Судьба — солдатская
Шрифт:
И действия партизан усложнились.
Оккупанты потянули на деревенские площади народ. Запылали избы. На глазах у согнанных крестьян расстреливались заложники. Но, ничего так и не добившись, гитлеровцы уезжали. Такого еще не бывало в этих краях.
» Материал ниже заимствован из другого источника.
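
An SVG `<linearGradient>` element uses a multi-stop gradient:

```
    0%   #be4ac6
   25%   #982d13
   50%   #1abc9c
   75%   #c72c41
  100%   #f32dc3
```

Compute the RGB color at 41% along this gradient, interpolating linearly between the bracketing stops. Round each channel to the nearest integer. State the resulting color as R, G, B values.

(71, 137, 107)

41% lies between the 25% and 50% stops, so the local fraction is t = (41 − 25)/(50 − 25) = 16/25 ≈ 0.64.
#982d13 → (152, 45, 19); #1abc9c → (26, 188, 156).
R = 152 + 0.64 × (26 − 152) = 71.36 → 71
G = 45 + 0.64 × (188 − 45) = 136.52 → 137
B = 19 + 0.64 × (156 − 19) = 106.68 → 107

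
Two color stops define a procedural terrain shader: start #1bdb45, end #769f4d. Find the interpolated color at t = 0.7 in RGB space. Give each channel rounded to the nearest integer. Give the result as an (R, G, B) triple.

#1bdb45 → (27, 219, 69); #769f4d → (118, 159, 77).
R = 27 + 0.7 × (118 − 27) = 27 + 0.7 × 91 = 90.7 → 91
G = 219 + 0.7 × (159 − 219) = 219 + 0.7 × -60 = 177 → 177
B = 69 + 0.7 × (77 − 69) = 69 + 0.7 × 8 = 74.6 → 75

(91, 177, 75)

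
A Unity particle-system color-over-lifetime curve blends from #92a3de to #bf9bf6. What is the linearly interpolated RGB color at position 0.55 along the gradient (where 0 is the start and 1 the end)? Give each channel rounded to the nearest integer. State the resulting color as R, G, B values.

(171, 159, 235)

#92a3de → (146, 163, 222); #bf9bf6 → (191, 155, 246).
R = 146 + 0.55 × (191 − 146) = 146 + 0.55 × 45 = 170.75 → 171
G = 163 + 0.55 × (155 − 163) = 163 + 0.55 × -8 = 158.6 → 159
B = 222 + 0.55 × (246 − 222) = 222 + 0.55 × 24 = 235.2 → 235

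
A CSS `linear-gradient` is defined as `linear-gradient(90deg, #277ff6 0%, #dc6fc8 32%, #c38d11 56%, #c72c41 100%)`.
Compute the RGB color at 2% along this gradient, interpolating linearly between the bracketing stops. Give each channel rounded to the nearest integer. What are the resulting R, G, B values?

2% lies between the 0% and 32% stops, so the local fraction is t = (2 − 0)/(32 − 0) = 2/32 ≈ 0.0625.
#277ff6 → (39, 127, 246); #dc6fc8 → (220, 111, 200).
R = 39 + 0.0625 × (220 − 39) = 50.312 → 50
G = 127 + 0.0625 × (111 − 127) = 126 → 126
B = 246 + 0.0625 × (200 − 246) = 243.125 → 243

(50, 126, 243)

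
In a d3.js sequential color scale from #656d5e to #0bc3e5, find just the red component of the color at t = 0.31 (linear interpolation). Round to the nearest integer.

73

R₁ = 101 (from #656d5e), R₂ = 11 (from #0bc3e5).
R = 101 + 0.31 × (11 − 101) = 73.1 → 73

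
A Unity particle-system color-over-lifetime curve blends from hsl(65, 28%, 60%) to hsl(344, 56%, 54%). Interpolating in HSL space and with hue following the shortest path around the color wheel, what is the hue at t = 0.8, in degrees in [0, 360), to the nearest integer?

Hue: 344 − 65 = 279°, but |279| > 180 so the shorter arc goes the other way: Δh = 279 − 360 = -81°.
H = 65 + 0.8 × (-81) = 0.2 → 0°

0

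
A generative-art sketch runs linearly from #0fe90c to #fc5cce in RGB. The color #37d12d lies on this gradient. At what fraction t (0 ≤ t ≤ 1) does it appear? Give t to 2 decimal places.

0.17

Invert the lerp on the R channel (largest span, 237): t = (55 − 15) / (252 − 15) = 40/237 = 0.16878.
Check on G: (209 − 233)/(92 − 233) = 0.1702 ✓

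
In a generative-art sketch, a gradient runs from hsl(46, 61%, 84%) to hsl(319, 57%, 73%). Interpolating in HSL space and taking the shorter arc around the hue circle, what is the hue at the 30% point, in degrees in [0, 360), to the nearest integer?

20

Hue: 319 − 46 = 273°, but |273| > 180 so the shorter arc goes the other way: Δh = 273 − 360 = -87°.
H = 46 + 0.3 × (-87) = 19.9 → 20°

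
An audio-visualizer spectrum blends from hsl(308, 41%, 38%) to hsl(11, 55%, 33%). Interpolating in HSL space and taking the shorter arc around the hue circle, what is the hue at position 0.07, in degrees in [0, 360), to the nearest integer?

312

Hue: 11 − 308 = -297°, but |-297| > 180 so the shorter arc goes the other way: Δh = -297 + 360 = 63°.
H = 308 + 0.07 × (63) = 312.41 → 312°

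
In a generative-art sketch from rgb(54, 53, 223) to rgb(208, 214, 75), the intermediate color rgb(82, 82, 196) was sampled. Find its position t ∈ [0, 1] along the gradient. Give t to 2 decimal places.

0.18

Invert the lerp on the G channel (largest span, 161): t = (82 − 53) / (214 − 53) = 29/161 = 0.18012.
Check on R: (82 − 54)/(208 − 54) = 0.1818 ✓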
К лужанам, которые, несмотря ни на что, продолжали проводить операции против гитлеровцев, потянулись из окрестных деревень мужики. До крайней точки озлобленные на оккупантов, они потрясали дробовиками, а кто успел запастись немецким — и автоматами, винтовками. Слезно умоляли принять их к себе. Клялись бить непрошеных гостей, не щадя живота своего. Как-то, к вечеру, в отряд Бати пришел и тот крестьянин, который навел тогда партизан на немецкий обоз. Вид у него был растерянный. Он долго рассказывал о бесчинствах гитлеровцев. Помолчит и снова заговорит, припомнив что-нибудь. Петр послушал его и ушел в
В шалаш забрался Момойкин. Разрыхлив сено, он лег. Посматривал на Петра и о чем-то думал. Стал жевать, выдернув из стенки, прутик. Кончики его темных усов, которые пора было бы и подстричь, шевелились.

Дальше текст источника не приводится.